Saturday, 4 June 2016

The Heat of the Day by Elizabeth Bowen

What always confuses me about Elizabeth Bowen is that I don't enjoy her more. This is the third book by her that I've read, and I get the same impression from all of them; the writing is tremendously beautiful, deep and perceptive, really a modernist (late modernist) treasure, but something about it leaves me cold. I don't know what it is, and it frustrates me to no end. It might be that I never really 'believe' the characters; they all strike me as a little odd, a little lopsided. The imagery and language she uses are devastating, yet I find my attention wandering. With this novel, what really unsteadied me is the shifting of pace.

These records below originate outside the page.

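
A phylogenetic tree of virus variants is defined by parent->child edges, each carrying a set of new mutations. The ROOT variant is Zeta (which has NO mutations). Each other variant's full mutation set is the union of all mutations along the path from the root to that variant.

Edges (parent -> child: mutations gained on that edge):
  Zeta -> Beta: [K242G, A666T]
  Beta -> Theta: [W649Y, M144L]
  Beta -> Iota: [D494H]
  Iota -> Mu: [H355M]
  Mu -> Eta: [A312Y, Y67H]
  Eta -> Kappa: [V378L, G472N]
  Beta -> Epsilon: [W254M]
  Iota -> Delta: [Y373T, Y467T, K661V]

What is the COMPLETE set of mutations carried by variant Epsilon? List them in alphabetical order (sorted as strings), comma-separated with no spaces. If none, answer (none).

Answer: A666T,K242G,W254M

Derivation:
At Zeta: gained [] -> total []
At Beta: gained ['K242G', 'A666T'] -> total ['A666T', 'K242G']
At Epsilon: gained ['W254M'] -> total ['A666T', 'K242G', 'W254M']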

It's set during (and after) the Blitz in London and is about a woman who is told that her lover is a spy, passing information to the Nazis. The pace keeps shifting from spy and noir novel pageturner full of struggles over morality and loyalty to sudden modernist explorations of past, present, history, identity, family, love, the usual. It's very hard for me to shift gears like that when I'm reading. However, this is probably my fault. The writing is stunning, and it's one of the most evocative descriptions of London during the Blitz that I have ever read, I feel like I understand the atmosphere, the spirit, the very daily life of people at the time.

Quote:
But they were not alone, nor had they been from the start, from the start of love. Their time sat in the third place at the table. They were the creatures of history, whose coming together was of a nature possible in no other day... The relation of people to one another is subject to the relations of each to time, to what is happening... Could these two have loved each other better at a better time? At no other would they have been themselves; what had carried their world to its hour was in their bloodstreams... In dwelling upon the constant for our reassurance, we forget that the loves in history have been agonizingly modern loves in their day. War at present worked as a thinning of the membrane between the this and the that, it was a becoming apparent but then what else is love?